Enhance Your Wellbeing: Promote Self–Esteem and Self–Confidence through Movement
I notice the greatest change in my mood on leg days that engage my hips. I remember having a cathartic release of pent up emotions. Across many disciplines, from yoga to neuroscience, it is commonly believed that stress, trauma, and emotions are stored in the hips. Without knowing it, exercising regularly helped me move through my grief, especially on leg days.
Exercise is not just good for your physical health – it’s also incredibly beneficial for your mental health. Exercise and movement strengthened my mind – if I’m strong enough to move the weight in front of me, then I’m strong enough to move through my grief and take on anything that life throws at me.
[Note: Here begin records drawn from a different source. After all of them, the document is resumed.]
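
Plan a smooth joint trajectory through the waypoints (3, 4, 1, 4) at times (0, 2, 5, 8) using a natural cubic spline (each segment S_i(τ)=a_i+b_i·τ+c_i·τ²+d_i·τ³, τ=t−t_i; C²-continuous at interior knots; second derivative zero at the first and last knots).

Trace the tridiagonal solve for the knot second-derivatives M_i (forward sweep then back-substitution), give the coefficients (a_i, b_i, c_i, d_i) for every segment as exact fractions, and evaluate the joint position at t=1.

  seg 0: a=3 b=69/74 c=0 d=-4/37
  seg 1: a=4 b=-27/74 c=-24/37 d=97/666
  seg 2: a=1 b=-12/37 c=49/74 d=-49/666
S(1) = 283/74

Δ: Δ0=1/2, Δ1=-1, Δ2=1
row 1: diag=10, rhs=-9; c'=3/10, d'=-9/10
row 2: denom=12−3·3/10=111/10; d'=(12−3·-9/10)/(111/10)=49/37
back: M2=49/37
back: M1=-9/10−3/10·49/37=-48/37
M: M0=0, M1=-48/37, M2=49/37, M3=0
seg 0: a=3, c=M0/2=0, d=(M1−M0)/(6·2)=-4/37, b=Δ0−h0·(2M0+M1)/6=69/74
seg 1: a=4, c=M1/2=-24/37, d=(M2−M1)/(6·3)=97/666, b=Δ1−h1·(2M1+M2)/6=-27/74
seg 2: a=1, c=M2/2=49/74, d=(M3−M2)/(6·3)=-49/666, b=Δ2−h2·(2M2+M3)/6=-12/37
t_q=1 → seg 0, τ=1; S=3+69/74·τ+0·τ²+-4/37·τ³=283/74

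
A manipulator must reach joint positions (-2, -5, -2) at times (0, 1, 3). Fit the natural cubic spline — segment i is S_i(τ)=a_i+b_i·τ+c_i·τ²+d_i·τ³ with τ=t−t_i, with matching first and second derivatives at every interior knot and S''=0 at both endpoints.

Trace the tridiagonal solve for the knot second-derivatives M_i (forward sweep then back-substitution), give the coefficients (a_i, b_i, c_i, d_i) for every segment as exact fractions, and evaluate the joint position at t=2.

  seg 0: a=-2 b=-15/4 c=0 d=3/4
  seg 1: a=-5 b=-3/2 c=9/4 d=-3/8
S(2) = -37/8

Δ: Δ0=-3, Δ1=3/2
row 1: diag=6, rhs=27; c'=1/3, d'=9/2
back: M1=9/2
M: M0=0, M1=9/2, M2=0
seg 0: a=-2, c=M0/2=0, d=(M1−M0)/(6·1)=3/4, b=Δ0−h0·(2M0+M1)/6=-15/4
seg 1: a=-5, c=M1/2=9/4, d=(M2−M1)/(6·2)=-3/8, b=Δ1−h1·(2M1+M2)/6=-3/2
t_q=2 → seg 1, τ=1; S=-5+-3/2·τ+9/4·τ²+-3/8·τ³=-37/8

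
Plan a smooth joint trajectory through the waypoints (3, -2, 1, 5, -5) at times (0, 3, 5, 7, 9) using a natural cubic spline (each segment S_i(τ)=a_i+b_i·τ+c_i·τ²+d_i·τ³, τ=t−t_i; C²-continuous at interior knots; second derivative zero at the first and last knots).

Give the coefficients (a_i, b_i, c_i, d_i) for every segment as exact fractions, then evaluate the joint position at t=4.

Δ: Δ0=-5/3, Δ1=3/2, Δ2=2, Δ3=-5
row 1: diag=10, rhs=19; c'=1/5, d'=19/10
row 2: denom=8−2·1/5=38/5; d'=(3−2·19/10)/(38/5)=-2/19
row 3: denom=8−2·5/19=142/19; d'=(-42−2·-2/19)/(142/19)=-397/71
back: M3=-397/71
back: M2=-2/19−5/19·-397/71=97/71
back: M1=19/10−1/5·97/71=231/142
M: M0=0, M1=231/142, M2=97/71, M3=-397/71, M4=0
seg 0: a=3, c=M0/2=0, d=(M1−M0)/(6·3)=77/852, b=Δ0−h0·(2M0+M1)/6=-2113/852
seg 1: a=-2, c=M1/2=231/284, d=(M2−M1)/(6·2)=-37/1704, b=Δ1−h1·(2M1+M2)/6=-17/426
seg 2: a=1, c=M2/2=97/142, d=(M3−M2)/(6·2)=-247/426, b=Δ2−h2·(2M2+M3)/6=629/213
seg 3: a=5, c=M3/2=-397/142, d=(M4−M3)/(6·2)=397/852, b=Δ3−h3·(2M3+M4)/6=-271/213
t_q=4 → seg 1, τ=1; S=-2+-17/426·τ+231/284·τ²+-37/1704·τ³=-709/568

  seg 0: a=3 b=-2113/852 c=0 d=77/852
  seg 1: a=-2 b=-17/426 c=231/284 d=-37/1704
  seg 2: a=1 b=629/213 c=97/142 d=-247/426
  seg 3: a=5 b=-271/213 c=-397/142 d=397/852
S(4) = -709/568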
Whether you’re dealing with depression, anxiety, or just want to improve your overall well-being, incorporating regular physical activity into your routine can help you feel better both mentally and physically. I’ve experienced the benefits in myself and witnessed the transformation in my clients.
So why not lace up your sneakers and head out for a walk or try a new fitness class today? Your mind and body will thank you.